Kois cited inflated construction costs, which he says went from $2.5 million to close to $4 million for the building, as the main reason he’s looking elsewhere. 

Kois said he and his business partners have sold the 0.75 acre lot, where the home of the Greenwood Memorial Park sexton John Baker once stood, to Nelson and his business partners so they can continue to build a retail marijuana location. 



However, a recent examination of tax parcels in Lewis County showed Stan Shkuratoff, Kois’ partner, to still be the owner of the lot.  

Nelson did not return calls for comment. 

Eickmeyer is an experienced lobbyist who has represented business interests ranging from commercial fishermen to acupuncturists. He was on the ground level of pushing a bill to regulate medical marijuana through the state Legislature in 2011, only to see most of it vetoed by then Gov. Chris Gregoire shortly after it was passed. Now he’s working to represent the marijuana industry to relax restrictions at the local level. 

“My goal is to minimize the presence of retail stores in the community while ensuring the stores have enough presence to effectively compete with illicit market,” he said. 

He argues that in the nearly 100 cities that have some sort of restriction, ban or moratorium on marijuana, people are still using pot, but they’re just buying it from drug dealers who don’t have the safety or age of their customers in mind, nor are they paying any taxes to the state. 

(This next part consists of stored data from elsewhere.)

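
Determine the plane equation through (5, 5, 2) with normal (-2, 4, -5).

The plane through P with normal n = (a, b, c) satisfies n·(r - P) = 0,
i.e. ax + by + cz = a·x₀ + b·y₀ + c·z₀.
d = (-2)·5 + 4·5 + (-5)·2
  = -10 + 20 - 10
  = 0
Equation: -2x + 4y - 5z = 0

-2x + 4y - 5z = 0


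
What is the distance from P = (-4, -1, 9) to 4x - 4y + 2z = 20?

distance = |a·x₀ + b·y₀ + c·z₀ - d| / √(a² + b² + c²)
  = |4·(-4) + (-4)·(-1) + 2·9 - 20| / √(4² + (-4)² + 2²)
  = |-16 + 4 + 18 - 20| / √(16 + 16 + 4)
  = |-14| / √36
  = 14 / 6
  ≈ 2.333

2.333


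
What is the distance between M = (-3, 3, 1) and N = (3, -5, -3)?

d = √[(x₂-x₁)² + (y₂-y₁)² + (z₂-z₁)²]
  = √[6² + (-8)² + (-4)²]
  = √[36 + 64 + 16]
  = √116
  ≈ 10.77

10.77


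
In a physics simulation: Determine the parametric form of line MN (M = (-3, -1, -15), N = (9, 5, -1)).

Direction vector d = N - M = (9 + 3, 5 + 1, -1 + 15) = (12, 6, 14)
Parametric form r = M + t·d:
x = -3 + 12t, y = -1 + 6t, z = -15 + 14t

x = -3 + 12t, y = -1 + 6t, z = -15 + 14t


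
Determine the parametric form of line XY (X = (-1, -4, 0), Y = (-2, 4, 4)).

Direction vector d = Y - X = (-2 + 1, 4 + 4, 4 + 0) = (-1, 8, 4)
Parametric form r = X + t·d:
x = -1 - t, y = -4 + 8t, z = 0 + 4t

x = -1 - t, y = -4 + 8t, z = 0 + 4t


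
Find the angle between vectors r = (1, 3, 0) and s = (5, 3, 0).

r·s = 1·5 + 3·3 + 0·0 = 5 + 9 + 0 = 14
|r| = √(1² + 3² + 0²) = √10 ≈ 3.162
|s| = √(5² + 3² + 0²) = √34 ≈ 5.831
cos θ = (r·s)/(|r||s|) = 14/(3.162·5.831) ≈ 0.7593
θ = arccos(0.7593) ≈ 40.6°

40.6°


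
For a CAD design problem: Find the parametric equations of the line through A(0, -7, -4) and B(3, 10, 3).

Direction vector d = B - A = (3 + 0, 10 + 7, 3 + 4) = (3, 17, 7)
Parametric form r = A + t·d:
x = 0 + 3t, y = -7 + 17t, z = -4 + 7t

x = 0 + 3t, y = -7 + 17t, z = -4 + 7t


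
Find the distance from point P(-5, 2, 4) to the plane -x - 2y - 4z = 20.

distance = |a·x₀ + b·y₀ + c·z₀ - d| / √(a² + b² + c²)
  = |(-1)·(-5) + (-2)·2 + (-4)·4 - 20| / √((-1)² + (-2)² + (-4)²)
  = |5 - 4 - 16 - 20| / √(1 + 4 + 16)
  = |-35| / √21
  = 35 / 4.583
  ≈ 7.638

7.638


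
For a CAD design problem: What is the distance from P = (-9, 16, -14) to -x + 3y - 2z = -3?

distance = |a·x₀ + b·y₀ + c·z₀ - d| / √(a² + b² + c²)
  = |(-1)·(-9) + 3·16 + (-2)·(-14) - (-3)| / √((-1)² + 3² + (-2)²)
  = |9 + 48 + 28 + 3| / √(1 + 9 + 4)
  = |88| / √14
  = 88 / 3.742
  ≈ 23.52

23.52


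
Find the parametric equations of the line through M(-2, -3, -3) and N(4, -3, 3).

Direction vector d = N - M = (4 + 2, -3 + 3, 3 + 3) = (6, 0, 6)
Parametric form r = M + t·d:
x = -2 + 6t, y = -3, z = -3 + 6t

x = -2 + 6t, y = -3, z = -3 + 6t


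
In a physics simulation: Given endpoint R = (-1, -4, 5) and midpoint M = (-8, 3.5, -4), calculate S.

S = 2M - R
  = (2·(-8) - (-1), 2·3.5 - (-4), 2·(-4) - 5)
  = (-16 + 1, 7 + 4, -8 - 5)
  = (-15, 11, -13)

(-15, 11, -13)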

During the last session, legislators shifted the lion’s share of pot tax revenue away from funding health care and substance-abuse prevention and education to schools, to the tune of $1 billion over the next two bienniums. 

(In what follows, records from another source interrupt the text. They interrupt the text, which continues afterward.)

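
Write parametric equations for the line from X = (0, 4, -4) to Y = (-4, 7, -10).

Direction vector d = Y - X = (-4 + 0, 7 - 4, -10 + 4) = (-4, 3, -6)
Parametric form r = X + t·d:
x = 0 - 4t, y = 4 + 3t, z = -4 - 6t

x = 0 - 4t, y = 4 + 3t, z = -4 - 6t


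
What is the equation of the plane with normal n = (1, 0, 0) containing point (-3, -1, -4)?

The plane through P with normal n = (a, b, c) satisfies n·(r - P) = 0,
i.e. ax + by + cz = a·x₀ + b·y₀ + c·z₀.
d = 1·(-3) + 0·(-1) + 0·(-4)
  = -3 + 0 + 0
  = -3
Equation: x = -3

x = -3


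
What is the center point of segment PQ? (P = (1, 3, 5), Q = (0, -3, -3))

M = ((x₁+x₂)/2, (y₁+y₂)/2, (z₁+z₂)/2)
  = ((1 + 0)/2, (3 - 3)/2, (5 - 3)/2)
  = (1/2, 0/2, 2/2)
  = (0.5, 0, 1)

(0.5, 0, 1)


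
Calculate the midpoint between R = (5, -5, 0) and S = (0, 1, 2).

M = ((x₁+x₂)/2, (y₁+y₂)/2, (z₁+z₂)/2)
  = ((5 + 0)/2, (-5 + 1)/2, (0 + 2)/2)
  = (5/2, -4/2, 2/2)
  = (2.5, -2, 1)

(2.5, -2, 1)


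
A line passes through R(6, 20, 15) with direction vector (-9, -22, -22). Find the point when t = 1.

P(t) = R + t·d
  = (6 + (-9)·1, 20 + (-22)·1, 15 + (-22)·1)
  = (6 - 9, 20 - 22, 15 - 22)
  = (-3, -2, -7)

(-3, -2, -7)


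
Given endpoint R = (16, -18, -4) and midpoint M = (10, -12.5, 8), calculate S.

S = 2M - R
  = (2·10 - 16, 2·(-12.5) - (-18), 2·8 - (-4))
  = (20 - 16, -25 + 18, 16 + 4)
  = (4, -7, 20)

(4, -7, 20)


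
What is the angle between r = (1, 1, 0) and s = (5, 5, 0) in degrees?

r·s = 1·5 + 1·5 + 0·0 = 5 + 5 + 0 = 10
|r| = √(1² + 1² + 0²) = √2 ≈ 1.414
|s| = √(5² + 5² + 0²) = √50 ≈ 7.071
cos θ = (r·s)/(|r||s|) = 10/(1.414·7.071) ≈ 1
θ = arccos(1) ≈ 0°

0°


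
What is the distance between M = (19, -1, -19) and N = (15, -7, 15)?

d = √[(x₂-x₁)² + (y₂-y₁)² + (z₂-z₁)²]
  = √[(-4)² + (-6)² + 34²]
  = √[16 + 36 + 1156]
  = √1208
  ≈ 34.76

34.76


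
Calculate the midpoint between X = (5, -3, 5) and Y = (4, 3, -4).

M = ((x₁+x₂)/2, (y₁+y₂)/2, (z₁+z₂)/2)
  = ((5 + 4)/2, (-3 + 3)/2, (5 - 4)/2)
  = (9/2, 0/2, 1/2)
  = (4.5, 0, 0.5)

(4.5, 0, 0.5)


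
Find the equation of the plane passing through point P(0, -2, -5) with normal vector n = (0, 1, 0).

The plane through P with normal n = (a, b, c) satisfies n·(r - P) = 0,
i.e. ax + by + cz = a·x₀ + b·y₀ + c·z₀.
d = 0·0 + 1·(-2) + 0·(-5)
  = 0 - 2 + 0
  = -2
Equation: y = -2

y = -2


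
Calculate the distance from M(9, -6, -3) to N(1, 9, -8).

d = √[(x₂-x₁)² + (y₂-y₁)² + (z₂-z₁)²]
  = √[(-8)² + 15² + (-5)²]
  = √[64 + 225 + 25]
  = √314
  ≈ 17.72

17.72


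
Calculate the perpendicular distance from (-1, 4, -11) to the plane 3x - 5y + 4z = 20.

distance = |a·x₀ + b·y₀ + c·z₀ - d| / √(a² + b² + c²)
  = |3·(-1) + (-5)·4 + 4·(-11) - 20| / √(3² + (-5)² + 4²)
  = |-3 - 20 - 44 - 20| / √(9 + 25 + 16)
  = |-87| / √50
  = 87 / 7.071
  ≈ 12.3

12.3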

“If that money doesn’t materialize we’ll have a giant hole in the education budget,” Eickmeyer said.

Working with Centralia is only one of Eickmeyer’s efforts in working with local governments. He estimates he’ll try to work with six other municipalities on marijuana. But he said the Watkins store is “pretty much built out” on Kresky and could open within weeks if the city would not block them.

A common argument among many cities that have restrictions on pot is the fear of shifting political winds and the federal government coming down hard on the counties and cities that allow it. Eickmeyer said there’s no precedent going all the way back to the Civil War to support that theory, and he points out that medical marijuana has existed through both the Bush and Obama administrations. 

“No one has threatened to arrest local officials. If something is legal and you’re enacting it, but it conflicts with federal law; there is no history of federal government arresting local officials for conducting their business,” he said.